Thyroid and antithyroid drugs
The thyroid gland produces two types of hormones: hormones known as thyroid hormones thyroxine (T4) and triiodothyronin (T3) and calcitonin ( See Calcitonin).
Secretion of thyroid hormones T4 and T3 is controlled by the hypothalamus which secretes TRH, thyreotropin releasing hormone, and the anterior pituitary gland which secretes TSH, thyreostimuline hormone, also called thyrotropin. This one stimulates the secretion of thyroid hormones which by negative feedbach slow down the secretion of TRH and TSH.
In patients with Graves' disease, secretion of thyroid hormones is stimulated by abnormal antibodies which were called LATS (long acting thyroid stimulator) and now TSI (Thyroid Stimulating Immunoglobulins). These antibodies are agonists of the TSH receptors of the thyroid.
Regulation of T3 and T4 secretion
TRH, thyreotropin releasing hormone
TRH is the hypothalamic hormone which stimulates the anterior pituitary to release TSH. TRH is a tripeptide, L-pyroglutamyl-L-histidyl-L-proline amide, present in the hypothalamus, but also in the central nervous system where its effects are not yet well known. It is not used as a therapeutic agent but to test the capacity of the pituitary gland to release TSH. However TRH in parenteral administration has been tested as treatment of certain forms of epilepsies.

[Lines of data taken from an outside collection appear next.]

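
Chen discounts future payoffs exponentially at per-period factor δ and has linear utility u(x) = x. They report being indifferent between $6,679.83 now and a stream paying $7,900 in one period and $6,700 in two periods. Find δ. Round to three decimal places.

Equating present values: 6679.83 = 7900δ + 6700δ².
That is, 6700δ² + 7900δ − 6679.83 = 0, a quadratic in δ.
By the quadratic formula (taking the positive root), δ = (−7900 + √241429444.00) / 13400 ≈ 0.570.

δ ≈ 0.570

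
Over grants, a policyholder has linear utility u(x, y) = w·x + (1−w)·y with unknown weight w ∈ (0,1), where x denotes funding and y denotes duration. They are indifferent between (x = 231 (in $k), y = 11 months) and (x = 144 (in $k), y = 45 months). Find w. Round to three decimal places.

w = 0.281

Equating utilities: w·231 + (1−w)·11 = w·144 + (1−w)·45.
Collecting terms: w·87 = (1−w)·34.
The marginal rate of substitution is 34/87, so w = 34/(87+34) = 0.281.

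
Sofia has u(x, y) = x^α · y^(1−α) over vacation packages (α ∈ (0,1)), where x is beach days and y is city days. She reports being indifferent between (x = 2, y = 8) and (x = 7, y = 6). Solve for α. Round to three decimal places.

α ≈ 0.187

Indifference: 2^α · 8^(1−α) = 7^α · 6^(1−α).
Rearrange to (2/7)^α = (6/8)^(1−α) and take logs: α·-1.252763 = (1−α)·-0.287682.
So α/(1−α) = (-0.287682)/(-1.252763) = 0.229638, and α = 0.229638/1.229638 ≈ 0.187.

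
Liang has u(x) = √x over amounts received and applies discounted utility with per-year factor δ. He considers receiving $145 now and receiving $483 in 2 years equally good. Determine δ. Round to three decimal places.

δ ≈ 0.740

Indifference means u(145) = δ^2 · u(483), so δ^2 = u(145)/u(483).
With u(x) = √x: δ^2 = √145/√483 = √(145/483) = 0.54791.
Hence δ = (0.54791)^(1/2) = 0.74021.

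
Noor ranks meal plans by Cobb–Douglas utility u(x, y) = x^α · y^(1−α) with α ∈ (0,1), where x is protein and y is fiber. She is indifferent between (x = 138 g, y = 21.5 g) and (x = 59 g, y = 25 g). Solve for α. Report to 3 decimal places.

α ≈ 0.151

Set the two utilities equal: 138^α·21.5^(1−α) = 59^α·25^(1−α).
(138/59)^α = (25/21.5)^(1−α); take logs: α·ln(138/59) = (1−α)·ln(25/21.5), i.e. α·0.849716 = (1−α)·0.150823.
Thus α·(1.000539) = 0.150823, so α = 0.150823/1.000539 ≈ 0.151.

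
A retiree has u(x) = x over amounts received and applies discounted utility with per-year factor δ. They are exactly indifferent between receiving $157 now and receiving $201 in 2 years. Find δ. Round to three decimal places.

Indifference means u(157) = δ^2 · u(201), so δ^2 = u(157)/u(201).
With u(x) = x: δ^2 = 157/201 = 0.78109.
Taking the square root: δ = 0.78109^(1/2) ≈ 0.884.

δ ≈ 0.884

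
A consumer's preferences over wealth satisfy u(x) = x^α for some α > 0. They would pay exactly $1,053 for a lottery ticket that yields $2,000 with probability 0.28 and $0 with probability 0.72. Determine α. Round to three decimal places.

EU(lottery) = 0.28·2000^α + 0.72·0 = 0.28·2000^α.
Setting u(1053) equal to that: 1053^α = 0.28·2000^α ⇒ (1053/2000)^α = 0.28.
Taking logs: α·ln(1053/2000) = ln(0.28), so α = -1.272966 / -0.641504 ≈ 1.984.

α ≈ 1.984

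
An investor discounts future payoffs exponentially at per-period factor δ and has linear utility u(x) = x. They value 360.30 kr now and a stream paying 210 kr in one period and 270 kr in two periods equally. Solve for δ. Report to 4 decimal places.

δ ≈ 0.8300

Present value of the stream is 210·δ + 270·δ². Indifference gives 210δ + 270δ² = 360.30.
So 270δ² + 210δ − 360.30 = 0.
δ = (−210 + √(210² + 4·270·360.30)) / (2·270) = (−210 + √433224.00) / 540 ≈ 0.8300.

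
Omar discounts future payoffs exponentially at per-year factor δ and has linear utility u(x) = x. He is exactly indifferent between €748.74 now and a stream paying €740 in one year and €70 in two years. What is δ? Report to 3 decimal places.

δ ≈ 0.930

The stream is worth 740δ + 70δ² today, so 740δ + 70δ² = 748.74.
So 70δ² + 740δ − 748.74 = 0.
By the quadratic formula (taking the positive root), δ = (−740 + √757247.20) / 140 ≈ 0.930.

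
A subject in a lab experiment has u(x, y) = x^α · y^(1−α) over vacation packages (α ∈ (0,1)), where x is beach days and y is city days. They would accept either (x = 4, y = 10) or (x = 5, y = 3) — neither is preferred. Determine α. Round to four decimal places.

The Cobb–Douglas utilities coincide, so 4^α·10^(1−α) = 5^α·3^(1−α).
(4/5)^α = (3/10)^(1−α); take logs: α·ln(4/5) = (1−α)·ln(3/10), i.e. α·-0.2231436 = (1−α)·-1.2039728.
Thus α·(-1.4271164) = -1.2039728, so α = -1.2039728/-1.4271164 ≈ 0.8436.

α ≈ 0.8436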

TSH, thyroid stimulating hormone
TSH or thyrotropin is a glycoprotein consisting of two polypeptide chains. It is synthesized in and secreted by the anterior pituitary. Its molecular weight is approximately 30 000. It acts on membrane receptors coupled to G proteins of the thyroid epithelial cell by activating adenylcyclase and probably phospholipase C. The stimulation of TSH receptors increases iodine uptake and the synthesis and secretion of thyroid hormones T3 and T4 by activation of the expression of thyroglobulin and thyroid peroxidase. In addition it induces thyrocyte proliferation being able to lead to the formation of a thyroid adenoma.
The secretion of TSH is reduced by thyroid hormones by a negative feedbach mechanism; it is decreased in patients with Graves' disease. The decrease of TSH in plasma is a good marker of hyperthyroidism.
Recombinant human TSH is used in patients after thyroidectomy to improve the localisation of residual thyroid tissue, normal or malignant, by radioactive iodine binding.